The title of the piece is Bronze (Slivka, Burckhardt, Busch, Laocoön). One might first notice the string of names that contributed to the photograph ending up on the book. But instead, Shirreff highlighted the title Bronze: “That, in the end, was what I was most curious about. How does the materiality of this object translate through the offset printing, through the photograph?”
The bronze indeed goes on a lengthy journey, ricocheting through different forms of being a sculpture, a paper illustration, a jpeg., aluminum sheets, then finally culminating in the deep 6-inch frame that Shirreff uses to make the work “seem encased in glass,” to borrow her description.
“I’m just thinking broadly about all the veils between you and the original objects in these books,” Shirreff said. “I’m interested in understanding how these things contour our understandings.”

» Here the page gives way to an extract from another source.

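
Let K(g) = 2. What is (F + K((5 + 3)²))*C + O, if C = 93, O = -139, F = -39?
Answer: -3580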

The other dye-sub — she calls this type of work dye-subs because of the dye-sublimation technique it uses — Four-color café terrace (Caro, –––––, Moorehouse, Matisse) reflects her focus on the modification of art as it transfers through mediums. Her work is based on a photograph of Caro’s sculpture, taken by an unknown photographer (hence the “–––––”), that based itself on Matisse’s painting. “I was interested in this long historical lineage of artist looking at artist, technology looking at technology, and all the translations embedded in this object,” Shirreff said.
The final artwork she discussed was a looping video that was on view at the Clark. The video, called Still, consists of still images of the objects used in the Fig. photographs knit into a 39-minute loop. Much like her other work, the plaster objects are placed in an informal composition and carefully tracked by a camera as if it were filming an unending landscape. Graphite-colored objects that live in ambiguity — some feel like abstract shapes and forms while some seem familiar — slowly enter the screen and take turns fading into the background.
“None of the videos for me are about sitting and watching them,” Shirreff said. “They’re not narrative films; for me, that connects them to my interest in sculptural presence. You don’t assign a beginning and end to a sculpture. You go and you spend as long as you want with it.”
In response to a question asking if her work is suggesting viewers to subordinate the optical way of seeing to a more emotive perspective, Shirreff underscored how her artwork is supposed to be a visual encounter. “For me, before I even knew what an artist was, the most meaningful moments for me came through staring at my ceiling or something and have all of these other things happen in my mind,” she said. “For me, it always comes through looking.”